2007 seçimlerinden Ak Parti zaferle çıkınca, dünya çapında meşhur ve o çapta hadsiz piyanist Fazıl, bir Alman gazetesine röportaj vermiş, yılan dolanmış bir tavşan edasıyla dünyanın bütün kuzgunlarına çığlık atmış ve Türkiye’yi şikâyet etmişti:

“Türkiye'yi terk etmeyi düşünüyorum, çünkü İslamcılar zaten kazandı… Bakan eşlerinin bile başları örtülü, Türkiye'de yüzde 30'lara düştük, bu ülkede yaşanmaz!”

Bu kadar mı? Tabi ki hayır… Fazıl Say neticede, piyano tuşlarına gizlice imansızlık trafosu bağlanmış da elektriğe kapılmış gibi titrek ve küfür bağnazlığının cezbeli parkinsonudur… Allah’tan, İslam’dan, imandan, ezandan iğrenmektedir… İşte 2012’de paylaştığı mesajlardan bir seçki… Küçük enişte Fazıl, Ömer Hayyam rubaisinin tavassutuyla ortaya atlamış ve Allah’a horozlanmış:

“Irmaklarından şaraplar akacak diyorsun, cenneti alâ meyhane midir? Her mümine iki huri vereceğim diyorsun! Cenneti alâ kerhane midir?”

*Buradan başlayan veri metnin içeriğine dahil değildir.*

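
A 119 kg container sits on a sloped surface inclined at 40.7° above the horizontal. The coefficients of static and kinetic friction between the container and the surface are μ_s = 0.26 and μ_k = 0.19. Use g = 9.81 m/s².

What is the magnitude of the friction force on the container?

Perpendicular to the surface, N = m g cos θ = 119·9.81·cos 40.7° = 885 N.
Along the slope the weight component is m g sin θ = 761.3 N; friction must supply exactly this, acting up-slope.
Static friction can supply at most μ_s N = 230.1 N.
|761.3| exceeds 230.1 N, so the container slips down-slope; friction is kinetic, f = μ_k N = 0.19×885 = 168 N.

f ≈ 168 N (up the incline)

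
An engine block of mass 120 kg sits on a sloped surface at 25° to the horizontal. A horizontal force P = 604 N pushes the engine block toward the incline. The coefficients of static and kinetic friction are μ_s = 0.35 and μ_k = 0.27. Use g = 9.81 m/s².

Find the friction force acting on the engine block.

f ≈ 49.9 N (down the incline)

Resolve perpendicular to the incline: N = m g cos θ + P sin θ = 120×9.81×cos 25° + 604×sin 25° = 1322 N.
Parallel to the incline: P cos θ − m g sin θ = 547.4 − 497.5 = 49.9 N; the friction needed to balance this is 49.9 N acting down the slope.
Maximum static friction: μ_s N = 0.35 × 1322 = 462.8 N.
Since 49.9 N is within the 462.8 N limit, the engine block stays put and friction is exactly 49.9 N.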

Yetmiyor, küçük enişte palazlanıyor, bu defa Allah’a inanan herkesi, olduğuna inanmadığı Allah’la beraber aşağılamaya kalkıyor:

“Bilmem fark ettiniz mi nerede yavşak, adi magazinci varsa hepsi Allahçı… Bu bir paradoks mu?”

Fazıl Say zaten, Afganistanlı “üç beş kız çocuğu”na da, Ak Parti’ye de, Recep Tayyip Erdoğan’a da “Allahçı” oldukları için düşmandı! Peki Fazıl Say, bu düşmanlıklarından vaz mı geçti? Ya da Allah’ı bir eroin -haşa!-, bütün Müslümanları da bu eroinin yavşak ve adi bağımlısı gibi görmekten nedamet mi getirdi? Şu nabızların, hadisenin vicdanında bir gerçeklik olarak attığını da kaydetmeliyiz: Küfredilen Allah… Allah’a küfredildiği için öfkelenen samimi Müslümanlar… Recep Tayyip Erdoğan ziyaret ettiği için “Allahçı” olmayan Allah’a küfretmiş Fazıl Say… Ama Recep Tayyip Erdoğan, Allah’a küfreden Fazıl Say’ın davetine icabet ettiği için rencide olan samimi Müslümanlar…  Yakın tutulduğu için yaklaşmayan düşman ama rencide edildiği için peyderpey uzaklaşan dost… Düşman hattında bir semizlenme de meydana getirebilecek bu nabız, başka başka hadiselerin kol ve boyun mafsallarında Ak Parti için ata dursun, aksini beyan etmediğinden Fazıl Say’ın, halâ “Allah’a küfür” mevzisinde durduğunu söyleyebiliriz. Öyleyse sesleniyoruz:

“Ey Recep Tayyip Erdoğan’ın, az evvel kaydettiğimiz sebeplerle Fazıl Say’a uzattığı ele bakıp, Fazıl Say’ı hidayete ermiş gibi selamlayan Müslümanlar! Kalplerinize bakınız ve orada “Hubb-i fillah buğz-i fillah” keyfiyetinden yana bir akametin olup olmadığını kontrol ediniz!”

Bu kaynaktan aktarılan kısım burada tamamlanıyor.